Второй месяц, изнывая от скуки, станичники жили на Балбанкаре — заброшенном болванском городище. Калина говорил, что здесь им безопаснее всего, потому что пермяки сюда не заходят. Двести лет назад пермская чудь в битве при Чулмандоре разбила нахлынувших монголов. Но через двадцать лет после этого на Каму пришел непобедимый хан Беркай и покарал пермяков, а их священный город Балбанкар — вроде Вышкара под Гляденом — предал мечу и поруганию. С тех пор Балбанкар — «плохое место», куда никто не заглянет.

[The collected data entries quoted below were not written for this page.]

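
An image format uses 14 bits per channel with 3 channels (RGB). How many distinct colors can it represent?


Total bits = 14 bits/channel × 3 channels = 42 bits
Distinct colors = 2^42
= 4,398,046,511,104 colors


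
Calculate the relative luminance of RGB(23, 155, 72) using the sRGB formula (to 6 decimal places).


Linearize each channel (sRGB transfer function): c = v/255; c_lin = c/12.92 if c ≤ 0.04045, else ((c+0.055)/1.055)^2.4
  R: 23/255 ≈ 0.090196 > 0.04045 → ((0.090196+0.055)/1.055)^2.4 ≈ 0.008568
  G: 155/255 ≈ 0.607843 > 0.04045 → ((0.607843+0.055)/1.055)^2.4 ≈ 0.327778
  B: 72/255 ≈ 0.282353 > 0.04045 → ((0.282353+0.055)/1.055)^2.4 ≈ 0.064803
R_lin = 0.008568, G_lin = 0.327778, B_lin = 0.064803
L = 0.2126×R + 0.7152×G + 0.0722×B
L = 0.2126×0.008568 + 0.7152×0.327778 + 0.0722×0.064803
L ≈ 0.240927


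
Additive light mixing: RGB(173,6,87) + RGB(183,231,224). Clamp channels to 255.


Additive: each channel = min(255, C₁+C₂)
R: 173+183 = 356 → 255
G: 6+231 = 237 → 237
B: 87+224 = 311 → 255
= RGB(255, 237, 255)


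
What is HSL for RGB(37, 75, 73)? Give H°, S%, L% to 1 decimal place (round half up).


Normalize: R'=37/255≈0.1451, G'=75/255≈0.2941, B'=73/255≈0.2863
Max=75/255, Min=37/255, Δ=Max-Min=38/255
L = (Max+Min)/2 = (75+37)/510 = 112/510 = 0.21960… → L = 22.0%
L ≤ 0.5 → S = Δ/(Max+Min) = 38/(75+37) = 38/112 = 0.33928… → S = 33.9%
(the 1/255 factors cancel in S and H, so raw channel differences can be used)
Max is G' → H = 60 × ((B-R)/Δ + 2) = 60 × ((73-37)/38 + 2)
  36/38 + 2 = 0.9473… + 2 = 2.9473…
  H = 60 × 2.9473… = 176.842…° → H = 176.8°
= HSL(176.8°, 33.9%, 22.0%)


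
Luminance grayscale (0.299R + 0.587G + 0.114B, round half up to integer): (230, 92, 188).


Gray = 0.299×R + 0.587×G + 0.114×B
Gray = 0.299×230 + 0.587×92 + 0.114×188
Gray = 68.770 + 54.004 + 21.432
Gray = 144.206 → round half up → 144
Gray = 144


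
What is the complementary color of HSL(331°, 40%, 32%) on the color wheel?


Complement = opposite side of color wheel = hue + 180°
H' = (331 + 180) mod 360 = 151°
S and L unchanged.
= HSL(151°, 40%, 32%)


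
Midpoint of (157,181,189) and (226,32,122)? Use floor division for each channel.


Midpoint: each channel = ⌊(C₁+C₂)/2⌋
R: ⌊(157+226)/2⌋ = 191
G: ⌊(181+32)/2⌋ = 106
B: ⌊(189+122)/2⌋ = 155
= RGB(191, 106, 155)


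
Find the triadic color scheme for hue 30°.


Triadic: equally spaced at 120° intervals
H1 = 30°
H2 = (30 + 120) mod 360 = 150°
H3 = (30 + 240) mod 360 = 270°
Triadic = 30°, 150°, 270°


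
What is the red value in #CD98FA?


Color: #CD98FA
R = CD = 205
G = 98 = 152
B = FA = 250
Red = 205


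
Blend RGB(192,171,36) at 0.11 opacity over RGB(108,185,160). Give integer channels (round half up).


C = α×F + (1-α)×B, with 1-α = 0.89
R: 0.11×192 + 0.89×108 = 21.12 + 96.12 = 117.24 → 117
G: 0.11×171 + 0.89×185 = 18.81 + 164.65 = 183.46 → 183
B: 0.11×36 + 0.89×160 = 3.96 + 142.40 = 146.36 → 146
= RGB(117, 183, 146)


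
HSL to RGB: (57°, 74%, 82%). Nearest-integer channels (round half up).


H=57°, S=0.74, L=0.82
C = (1-|2L-1|)×S = (1-|0.64|)×0.74 = 0.2664
H' = H/60 = 57/60 ≈ 0.9500; X = C×(1-|H' mod 2 - 1|) = 0.25308
m = L - C/2 = 0.82 - 0.1332 = 0.6868
Sector ⌊H'⌋ = 0 → (R',G',B') = (0.2664, 0.25308, 0.0)
RGB = ((R'+m)×255, (G'+m)×255, (B'+m)×255) = (243.066, 239.6694, 175.134)
Round half up → RGB(243, 240, 175)


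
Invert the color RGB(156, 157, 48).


Invert: (255-R, 255-G, 255-B)
R: 255-156 = 99
G: 255-157 = 98
B: 255-48 = 207
= RGB(99, 98, 207)


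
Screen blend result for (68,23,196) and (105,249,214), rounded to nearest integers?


Screen: C = 255 - (255-A)×(255-B)/255, rounded to nearest integer
R: 255 - (255-68)×(255-105)/255 = 255 - 28050/255 ≈ 255 - 110.000 = 145.000 → 145
G: 255 - (255-23)×(255-249)/255 = 255 - 1392/255 ≈ 255 - 5.459 = 249.541 → 250
B: 255 - (255-196)×(255-214)/255 = 255 - 2419/255 ≈ 255 - 9.486 = 245.514 → 246
= RGB(145, 250, 246)


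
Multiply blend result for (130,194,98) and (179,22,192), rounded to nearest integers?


Multiply: C = A×B/255, rounded to nearest integer
R: 130×179/255 = 23270/255 ≈ 91.255 → 91
G: 194×22/255 = 4268/255 ≈ 16.737 → 17
B: 98×192/255 = 18816/255 ≈ 73.788 → 74
= RGB(91, 17, 74)


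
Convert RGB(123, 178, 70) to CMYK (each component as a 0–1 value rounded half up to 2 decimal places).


R'=123/255≈0.4824, G'=178/255≈0.6980, B'=70/255≈0.2745
K = 1 - max(R',G',B') = 1 - 178/255 = 77/255 = 0.30196… → 0.30
(1-R'-K)/(1-K) simplifies to (max-R)/max with max = 178:
C = (178-123)/178 = 55/178 = 0.30898… → 0.31
M = (178-178)/178 = 0/178 = 0 → 0.00
Y = (178-70)/178 = 108/178 = 0.60674… → 0.61
= CMYK(0.31, 0.00, 0.61, 0.30)


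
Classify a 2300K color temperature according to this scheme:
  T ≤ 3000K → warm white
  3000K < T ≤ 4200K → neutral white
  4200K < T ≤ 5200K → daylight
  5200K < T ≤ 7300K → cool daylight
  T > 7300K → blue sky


Temperature: 2300K
2300K ≤ 3000K → warm white
Classification: warm white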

Балбанкар лежал на вершине высокой прибрежной горы правой стороны Камы. Чело горы, обращенное к реке, было обрывистым и неприступным. Восточный и западный склоны круто падали в лога. На пологом северном скате виднелись друг за другом три заросших вала. Они уже расползлись, как тесто по столешнице, и от частоколов не осталось следа. Шаманы здесь заняли какое-то совсем уж непробудно-древнее городище и, устраивая кумирни, расчистили площадку, обновили диковинные выкладки из огромных бревен и въевшихся в землю валунов, обложили камнями жертвенные ямы, натыкали истуканов, отстроили дома-землянки, выгородив их заплотами из могучих заостренных плах. А теперь, через два века после Беркая, дома порушились, сгнили бревенчатые стрелы, что указывали на звезды, валуны заросли мхом, ямы осыпались, идолы перекосились.